Furthermore, most seventeenth-century prints are in fact the mirror-image of their original painting or drawing. The Delft artists were masters of adaptation. The scene on this plaque, more frequently found painted in the horizontal shape of the print, is painted vertically. The painter has also cleverly transformed the exterior scene to an interior setting by adding a tile floor with a quirky cat at the bottom and drapery at the top. As can be seen on other plaques, painters used curtains and tiles as props for adapting prints to plaques of different sizes and shapes, as well as a means of creating a cohesive and recognizable domestic scene. Upon close scrutiny, however, both the doorway with its wooden portico, glazed transom and brickwork arch and the various windows of the tavern’s façade remain visible in this indoor/outdoor adaptation.
The familiar subject of festive peasants reveling outside a tavern is known as ‘Boerenkermis’ (farmer’s fair). The Dutch word kermis is derived from kerkmis (church service), as this rural fair originates from the inaugural festivities of a new church and the annual celebration of the church’s patron saint, of which pleasure activities and a market also occurred. At the Kermis, as indicated by the text beneath the Visscher etching, boys would buy a koek (gingerbread) for the girl they fancied. Her acceptance of the gift signaled her own affection for the boy. The text beneath the De Broen print describes the joy (young) people would have during the Kermis.

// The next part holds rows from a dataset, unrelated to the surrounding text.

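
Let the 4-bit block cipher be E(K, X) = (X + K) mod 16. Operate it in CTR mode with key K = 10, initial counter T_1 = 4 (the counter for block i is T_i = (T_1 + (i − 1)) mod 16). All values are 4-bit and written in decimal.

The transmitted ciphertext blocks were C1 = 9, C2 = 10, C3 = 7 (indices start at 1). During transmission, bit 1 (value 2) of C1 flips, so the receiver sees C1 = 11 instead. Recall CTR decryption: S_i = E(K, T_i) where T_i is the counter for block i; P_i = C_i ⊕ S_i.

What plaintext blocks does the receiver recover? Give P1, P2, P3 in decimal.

Only C1 changed, to 11. In CTR, a change in C_i flips the same bit in P_i only; the keystream is unaffected. Decrypting the received ciphertext:
P1: T = 4, S = E(K, T) = 14; 11 ⊕ 14 = 5.
P2: T = 5, S = E(K, T) = 15; 10 ⊕ 15 = 5.
P3: T = 6, S = E(K, T) = 0; 7 ⊕ 0 = 7.
Blocks that differ from the original plaintext: P1.

P1 = 5, P2 = 5, P3 = 7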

Less moralistic than the examples above is this pair of blue and white octagonal plaques, made around 1730. Painted on the raised central panel is an interior scene of three ladies and three gentlemen seated around an oval table. They are smoking and pouring wine from a bottle into a goblet. Interestingly, the lady and gentlemen on the right are not drinking wine, but are enjoying a cup of tea. Brought by the VOC (Dutch East India Company) from China, tea was a very expensive and rare drink, and became fashionable from the end of the seventeenth century onwards.

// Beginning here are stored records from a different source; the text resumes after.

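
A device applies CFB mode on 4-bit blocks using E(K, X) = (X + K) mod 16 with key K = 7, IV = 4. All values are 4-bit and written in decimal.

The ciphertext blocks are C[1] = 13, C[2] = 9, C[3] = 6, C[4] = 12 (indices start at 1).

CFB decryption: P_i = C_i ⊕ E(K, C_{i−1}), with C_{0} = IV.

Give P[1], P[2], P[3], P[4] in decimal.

P[1]: E(K, 4) = 11; 13 ⊕ 11 = 6.
P[2]: E(K, 13) = 4; 9 ⊕ 4 = 13.
P[3]: E(K, 9) = 0; 6 ⊕ 0 = 6.
P[4]: E(K, 6) = 13; 12 ⊕ 13 = 1.

P[1] = 6, P[2] = 13, P[3] = 6, P[4] = 1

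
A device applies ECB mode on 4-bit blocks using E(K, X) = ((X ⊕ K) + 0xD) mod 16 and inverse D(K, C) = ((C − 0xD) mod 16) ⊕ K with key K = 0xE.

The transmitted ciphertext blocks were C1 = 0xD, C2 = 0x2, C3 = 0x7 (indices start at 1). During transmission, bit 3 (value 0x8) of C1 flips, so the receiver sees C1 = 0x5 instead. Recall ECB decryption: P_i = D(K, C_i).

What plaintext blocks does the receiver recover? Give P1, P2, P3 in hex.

P1 = 0x6, P2 = 0xB, P3 = 0x4

Only C1 changed, to 0x5. In ECB, a change in C_i affects only P_i. Decrypting the received ciphertext:
P1: D(K, 0x5) = 0x6.
P2: D(K, 0x2) = 0xB.
P3: D(K, 0x7) = 0x4.
Blocks that differ from the original plaintext: P1.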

As illustrated in this pair of plaques, genre painting did not only depict drinking peasants. Well-to-do townspeople, who gathered to drink and play music at home, were often the subject of seventeenth and eighteenth century paintings. Just as the paintings, these pottery paintings provide a glimpse into the lives of all kinds of people.
 G.H. Jansen, Een roes van vrijheid: kermis in Nederland (Meppel, 1987), pp. 15, 19 and 20.

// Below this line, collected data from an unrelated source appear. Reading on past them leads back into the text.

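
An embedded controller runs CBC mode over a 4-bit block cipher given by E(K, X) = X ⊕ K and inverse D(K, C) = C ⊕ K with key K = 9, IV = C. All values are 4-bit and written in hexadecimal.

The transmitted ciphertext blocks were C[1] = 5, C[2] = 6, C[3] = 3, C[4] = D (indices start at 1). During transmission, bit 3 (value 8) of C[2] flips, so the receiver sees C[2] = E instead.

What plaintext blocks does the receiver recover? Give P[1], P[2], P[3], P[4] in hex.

CBC decryption: P_i = D(K, C_i) ⊕ C_{i−1}, with C_{0} = IV.
Only C[2] changed, to E. In CBC, a change in C_i garbles P_i and flips the same bit in P_{i+1}. Decrypting the received ciphertext:
P[1]: D(K, 5) = C; C ⊕ C = 0.
P[2]: D(K, E) = 7; 7 ⊕ 5 = 2.
P[3]: D(K, 3) = A; A ⊕ E = 4.
P[4]: D(K, D) = 4; 4 ⊕ 3 = 7.
Blocks that differ from the original plaintext: P[2], P[3].

P[1] = 0, P[2] = 2, P[3] = 4, P[4] = 7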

 Rhyme of Visscher print:“Nu is’t de reghte tydt om Pleuntjen koeck te kopen, Dan siet die bolle Meyt so soet als Backke-vis. Wie sou om sulk een vreught geen ses mijl komen lopen? ’T Is al te sleghten Dorp daer ’t noyt geen kermis is.” (“Gingerbread for Pleuntjen, I must buy it for her smiles. The rosy-cheeked young maiden who is sweet beyond compare, Who for such a pleasure would not walk at least six miles, Even to her village where they have no country fair.”)
 Rhyme of De Broen print: “Wel Floor met Klaar ten dans; ey sie Wat geeft de Kermis vreugdt: Tot schieve Fop zy Neeltje, wie Gedenkt niet aan zyn Jeugdt.” (“Well, Will a-dancing with Clara, see How much joy the kermis brings. Nellie said to crooked Phil: “Doesn’t this Remind you of when you were young?”). Translation cited from E. de Jongh and G. Luijten, Mirror of everyday life : genreprints in the Netherlands 1550-1700 (Amsterdam [Rijksmuseum]/Ghent,1997), p. 310, who illustrate the print on p. 309, ill. 3.